Where access_token=ef18d7e7-963b-470f-9230-c7f9de166888 is associated to a specific user.

Every time a user successfully access GeoNode, an “ACCESS_TOKEN” is generated and associated to him by GeoNode itself through a specific service to be created. This key will uniquely identify the user’s session and GeoNode will take care of its validity. Every “OWS” request of a resource to GeoServer will be enriched with the “ACCESS_TOKEN” into the query string.

Whenever GeoServer will receive a request with an “ACCESS_TOKEN” attached, it will validate the token through the OAuth2 Protocol and Plugin.

The OAuth2 Plugin will rely on a “UserGroupService” (which can be based either on JDBC or HTTP-REST as there can be more than implementation accordingly to the system needs) in order to validate the “ACCESS_TOKEN-USER” couple and get back the user’s roles.

GeoNode should be enhanced to generate and manage expiring access tokens associated to the logged in users and to expose a protected REST service (hereby called Authentication) which allows to retrieve a user and role for a valid access token.

The proposed approach allows to use the same credentials everywhere.
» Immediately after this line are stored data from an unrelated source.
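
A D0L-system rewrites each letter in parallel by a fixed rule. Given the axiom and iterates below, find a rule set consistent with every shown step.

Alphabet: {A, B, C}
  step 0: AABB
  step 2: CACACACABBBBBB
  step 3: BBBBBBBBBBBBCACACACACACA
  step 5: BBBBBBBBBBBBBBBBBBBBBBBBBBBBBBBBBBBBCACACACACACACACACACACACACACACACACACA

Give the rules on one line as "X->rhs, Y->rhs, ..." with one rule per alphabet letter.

  step 2 ⇒ step 3: CACACACABBBBBB ⇒ B·BB·B·BB·B·BB·B·BB·CA·CA·CA·CA·CA·CA
    A ↦ BB
    B ↦ CA
    C ↦ B

A->BB, B->CA, C->B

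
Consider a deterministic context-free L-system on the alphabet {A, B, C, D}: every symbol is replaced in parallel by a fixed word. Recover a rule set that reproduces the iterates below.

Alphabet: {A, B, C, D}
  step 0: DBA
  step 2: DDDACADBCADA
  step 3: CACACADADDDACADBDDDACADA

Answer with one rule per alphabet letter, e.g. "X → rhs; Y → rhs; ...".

  step 2 ⇒ step 3: DDDACADBCADA ⇒ CA·CA·CA·DA·DD·DA·CA·DB·DD·DA·CA·DA
    A ↦ DA
    B ↦ DB
    C ↦ DD
    D ↦ CA

A->DA, B->DB, C->DD, D->CA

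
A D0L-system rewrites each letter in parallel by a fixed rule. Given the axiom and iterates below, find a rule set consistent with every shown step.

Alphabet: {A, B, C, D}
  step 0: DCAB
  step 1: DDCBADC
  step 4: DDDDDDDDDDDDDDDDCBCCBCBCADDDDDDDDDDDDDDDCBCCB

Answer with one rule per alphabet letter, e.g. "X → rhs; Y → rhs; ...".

  step 0 ⇒ step 1: DCAB ⇒ DD·CB·AD·C
    A ↦ AD
    B ↦ C
    C ↦ CB
    D ↦ DD

A->AD, B->C, C->CB, D->DD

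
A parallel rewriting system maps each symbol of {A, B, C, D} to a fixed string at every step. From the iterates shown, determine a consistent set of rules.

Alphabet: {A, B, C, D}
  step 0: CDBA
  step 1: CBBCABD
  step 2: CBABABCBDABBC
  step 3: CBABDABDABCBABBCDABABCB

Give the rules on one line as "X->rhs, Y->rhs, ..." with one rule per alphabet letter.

A->D, B->AB, C->CB, D->BC

  step 2 ⇒ step 3: CBABABCBDABBC ⇒ CB·AB·D·AB·D·AB·CB·AB·BC·D·AB·AB·CB
    A ↦ D
    B ↦ AB
    C ↦ CB
    D ↦ BC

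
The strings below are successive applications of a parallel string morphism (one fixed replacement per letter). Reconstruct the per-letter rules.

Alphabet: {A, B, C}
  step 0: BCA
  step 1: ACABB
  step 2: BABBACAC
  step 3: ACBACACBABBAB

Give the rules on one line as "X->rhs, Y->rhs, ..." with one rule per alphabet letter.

A->B, B->AC, C->AB

  step 2 ⇒ step 3: BABBACAC ⇒ AC·B·AC·AC·B·AB·B·AB
    A ↦ B
    B ↦ AC
    C ↦ AB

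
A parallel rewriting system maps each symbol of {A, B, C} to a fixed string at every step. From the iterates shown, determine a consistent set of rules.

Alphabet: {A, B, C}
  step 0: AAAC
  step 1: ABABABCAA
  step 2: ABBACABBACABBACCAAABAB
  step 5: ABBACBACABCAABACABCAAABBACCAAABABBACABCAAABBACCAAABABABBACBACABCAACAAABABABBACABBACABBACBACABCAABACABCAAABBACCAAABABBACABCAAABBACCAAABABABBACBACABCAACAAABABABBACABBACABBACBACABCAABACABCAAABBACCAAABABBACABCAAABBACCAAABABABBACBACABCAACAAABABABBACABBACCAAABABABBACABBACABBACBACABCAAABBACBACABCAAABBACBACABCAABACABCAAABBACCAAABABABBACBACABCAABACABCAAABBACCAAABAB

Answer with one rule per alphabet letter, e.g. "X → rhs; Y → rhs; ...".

A->AB, B->BAC, C->CAA

  step 1 ⇒ step 2: ABABABCAA ⇒ AB·BAC·AB·BAC·AB·BAC·CAA·AB·AB
    A ↦ AB
    B ↦ BAC
    C ↦ CAA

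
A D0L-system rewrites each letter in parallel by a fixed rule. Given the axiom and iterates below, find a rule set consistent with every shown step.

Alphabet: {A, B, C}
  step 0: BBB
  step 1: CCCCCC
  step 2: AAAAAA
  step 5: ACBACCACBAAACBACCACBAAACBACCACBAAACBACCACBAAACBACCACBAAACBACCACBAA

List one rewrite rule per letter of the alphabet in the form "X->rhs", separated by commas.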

Once the user obtained an authkey from GeoNode, it can be used as WMS query parameter on every client without taking care of cookies or other session headers. The session is automatically check by the server under the hood and therefore whenever a client provides a valid access token, the user is automatically Authenticated and Authorized into GeoServer.

It is worth noting that the access tokens have a limited life and must be renewed whenever the session expires. It is the responsibility of GeoNode to check the session duration and validity.

On future improvements we could also envisage permalinks or the possibility for the Administrator of GeoNode to assign static tokens which are unique and always valid (unless manually deleted) in order to avoid changing the client configuration every time a new access tokens is generated via GeoNode login procedure.

Summary

The components which must be developed and/or improved for this proposal are summarized on the following spreadsheet:

jj0hns0n commented 7 years ago

Closing this as merged. Tested with paver setup ... docker, ansible and packaging needs to catch up. @afabiani when will we migrate to GS 2.10?

afabiani commented 7 years ago

@jj0hns0n we can envisage to easily move to GeoServer 2.10 now. With the occasion we can also better cleanup the data directory. I'm going to open an issue for that and try to work on this in the next days.